In France, a major public agency took aggressive action to boost the efficiency of its HR functions. A detailed review of operations found that many employees—both at headquarters and in the local offices—were performing mainly low-value administrative work, such as reporting basic HR data, tracking absenteeism, and planning training sessions. In some cases, these tasks were even being done twice. HR teams were understaffed at the local level, and higher-value activities, such as leading IT projects or developing a strategic vision for HR, lacked resources. Using the lean approach, the agency conducted workshops tasked with redesigning processes and reorganizing functions, an effort that ultimately made it possible to leave certain positions unfilled after workers retired.
2. Build strong connections with internal stakeholders and management. Public-sector HR organizations need to cultivate strong relationships with internal groups, including top managers and staff running operations on the ground. One way to do this is to provide a regular flow of HR data and indicators regarding, for example, retirement projections, absenteeism, or needed skills by site. Such information can be invaluable to operational managers, but generating it requires the ability to identify useful sets of data and make them accessible with proven IT tools.
At the same time, HR leaders need to establish strong channels of communication with agency leaders. This ensures that the strategy of the HR organization and that of the overall government agency are aligned. It also gives HR a clear understanding of the issues that managers face in the field, which can lead to the development of customized solutions such as new training sessions.
HR leaders at the US Environmental Protection Agency have strengthened their ties with agency managers through tools such as the Skills Marketplace initiative, aimed at improving how staff are deployed across the organization. Designed by a joint team of HR managers and EPA staff in charge of programs and operations, the program was rolled out in 2014 after a two-year pilot. Participating employees can apply for short-term, mission-critical assignments and projects posted on an internal portal. A LinkedIn-style profile of their work on previous assignments forms the basis of their application. Those selected remain in their current role, devoting no more than 20% of their time to the new assignment. The objective is to direct time and talent toward critical projects while giving employees additional development opportunities. The program has received strong praise from frontline employees seeking to expand their professional skills and grow within the EPA.

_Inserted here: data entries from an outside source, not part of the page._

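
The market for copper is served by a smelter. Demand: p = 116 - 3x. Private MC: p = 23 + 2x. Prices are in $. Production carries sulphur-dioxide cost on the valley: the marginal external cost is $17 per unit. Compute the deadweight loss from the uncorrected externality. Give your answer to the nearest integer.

Market equilibrium (private): 23 + 2x = 116 - 3x → x_m = 18.6000.
Social marginal cost = private MC + MEC = 40 + 2x.
Set SMC = demand: 40 + 2x = 116 - 3x → x* = 15.2000.
The loss is the area between SMC and demand from x* to x_m; with linear curves that's a triangle of height MEC(x_m).
DWL = ½ × 3.4000 × 17.0000 = 28.9000.

DWL = $29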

3. Proactively develop relationships with unions. Given the high rate of union membership in the public sector—which exceeds that in the private sector of many countries, including the US, France, Poland, and Sweden—it is vitally important to involve unions in any major organizational change.
A strong partnership with unions can increase the odds of a successful transformation in several ways. First, during the design phase of the program, unions can provide insights on the potential obstacles to change based on their knowledge of the realities facing workers in the field. Second, if union leaders are involved in program design, they are more likely to become effective promoters and facilitators of change. And third, union leaders can provide valuable information during implementation about where problems are cropping up and how to address them.